As for most of the world, 2020 was one of the worst years for the Mexican gaming industry, which went from representing a market of 25 billion pesos (over USD 1,250 million) to only 10 billion (slightly more than USD 500 million) annually.

"The casino industry in Mexico will not fully recover from the impact left by the coronavirus pandemic until February 2022," estimated the President of the Association of Permit Holders, Operators and Suppliers of the Entertainment and Gambling Industry in Mexico (AIEJA), Miguel Ángel Ochoa.

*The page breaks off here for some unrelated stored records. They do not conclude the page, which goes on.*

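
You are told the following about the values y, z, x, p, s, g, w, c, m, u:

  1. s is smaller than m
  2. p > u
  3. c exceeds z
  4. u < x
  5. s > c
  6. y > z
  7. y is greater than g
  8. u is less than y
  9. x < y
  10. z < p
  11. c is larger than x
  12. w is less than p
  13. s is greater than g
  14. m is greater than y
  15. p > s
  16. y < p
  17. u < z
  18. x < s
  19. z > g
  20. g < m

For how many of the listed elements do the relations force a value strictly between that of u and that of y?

The relations place u below y. An element lies strictly between them when it is forced above u and also forced below y.
Above u: {z, x, c, s, p, m}. Below y: {g, z, x}.
Intersection: {z, x} — 2.

2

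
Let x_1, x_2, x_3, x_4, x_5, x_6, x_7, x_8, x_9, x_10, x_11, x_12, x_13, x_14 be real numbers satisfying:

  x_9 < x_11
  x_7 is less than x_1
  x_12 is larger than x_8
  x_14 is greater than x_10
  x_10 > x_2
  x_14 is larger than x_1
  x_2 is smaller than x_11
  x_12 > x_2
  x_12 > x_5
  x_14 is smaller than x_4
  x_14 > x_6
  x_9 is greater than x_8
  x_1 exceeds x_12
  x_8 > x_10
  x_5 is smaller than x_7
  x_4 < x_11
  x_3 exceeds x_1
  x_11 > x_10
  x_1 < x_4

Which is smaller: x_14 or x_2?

x_2

Link the given pairs in sequence: x_2 < x_10; x_10 < x_8; x_8 < x_12; x_12 < x_1; x_1 < x_14.
Chaining these gives x_2 < x_10 < x_8 < x_12 < x_1 < x_14.
So x_2 < x_14; x_2 is the smaller of the two.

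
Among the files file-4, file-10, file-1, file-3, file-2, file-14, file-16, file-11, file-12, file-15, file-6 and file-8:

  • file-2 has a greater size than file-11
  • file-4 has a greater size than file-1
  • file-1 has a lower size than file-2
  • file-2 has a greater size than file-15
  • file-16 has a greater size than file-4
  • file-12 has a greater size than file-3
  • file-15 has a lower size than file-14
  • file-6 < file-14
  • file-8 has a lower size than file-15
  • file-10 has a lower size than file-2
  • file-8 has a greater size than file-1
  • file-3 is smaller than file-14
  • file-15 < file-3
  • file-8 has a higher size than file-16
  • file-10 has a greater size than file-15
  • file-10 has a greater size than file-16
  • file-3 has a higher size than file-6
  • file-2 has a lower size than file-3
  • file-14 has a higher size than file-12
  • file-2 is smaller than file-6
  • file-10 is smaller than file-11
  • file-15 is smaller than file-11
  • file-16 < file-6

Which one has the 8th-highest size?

file-15

Piecing the relations together gives one ordering: file-1 < file-4 < file-16 < file-8 < file-15 < file-10 < file-11 < file-2 < file-6 < file-3 < file-12 < file-14.
The 8th largest is file-15.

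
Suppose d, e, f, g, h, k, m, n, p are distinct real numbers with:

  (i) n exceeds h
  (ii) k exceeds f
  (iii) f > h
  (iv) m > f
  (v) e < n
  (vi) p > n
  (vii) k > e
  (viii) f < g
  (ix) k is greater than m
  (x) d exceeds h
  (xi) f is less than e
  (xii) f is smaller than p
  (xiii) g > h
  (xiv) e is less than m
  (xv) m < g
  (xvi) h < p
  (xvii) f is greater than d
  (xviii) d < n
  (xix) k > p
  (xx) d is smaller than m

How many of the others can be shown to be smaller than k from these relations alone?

The elements the relations force below k are h, d, f, e, n, m, p — no chain reaches any other.
That is 7.

7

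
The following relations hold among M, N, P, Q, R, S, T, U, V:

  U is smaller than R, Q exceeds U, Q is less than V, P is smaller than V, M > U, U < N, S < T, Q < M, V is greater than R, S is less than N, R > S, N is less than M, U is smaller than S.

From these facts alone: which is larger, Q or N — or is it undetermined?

undetermined

Following every chain through N: above N we get M; below N we get U, S.
Q is not reached, and no chain runs the other way from Q to N.
So the given relations leave the order of N and Q undetermined.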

"Out of the 384 gaming halls that were open in March of last year in the country, and that had to close for three months due to the pandemic and health emergency, now there are around 370 open to full capacity," explained the representative of the Mexican gaming operators, who also highlighted that 2020 was one of the worst years that the industry has experienced, as it went from representing a market of 25 billion pesos (more than USD $1,250 million) to a total of 10 billion pesos (slightly more than USD $500 million) annually.

“Still nowadays a lot of people don't go to casinos, even though they can. They are still afraid, however, people are slowly coming around. For example, a casino that has a 75% capacity does not usually reach that occupation total, although there are times of the day when they can have that volume of visitors, on average they are most likely below 50%,” Ochoa pointed out.

To date, a total of 28 out of 29 states that have casinos, except Baja California Sur, have authorized the reopening of establishments affiliated to the AIEJA, allowing them to operate with up to 75% of their capacity. However, the average capacity in the country is 46%. “We have been one of the industries most affected, the first to close, the last to open. When actually if the pandemic cases increase, it has nothing to do with the casinos being open. Closing the casinos is not going to fix the pandemic, but opening the casinos is going to help revive the economy, boost employment, improve investments and receive more taxes,” he highlighted.

For Ochoa, Baja California is one of the states in which the situation of the pandemic is the worst, despite the fact that the casinos have not been open, and added that six casinos remain closed in that body, "until today there is no news from the states' government regarding their reopening date."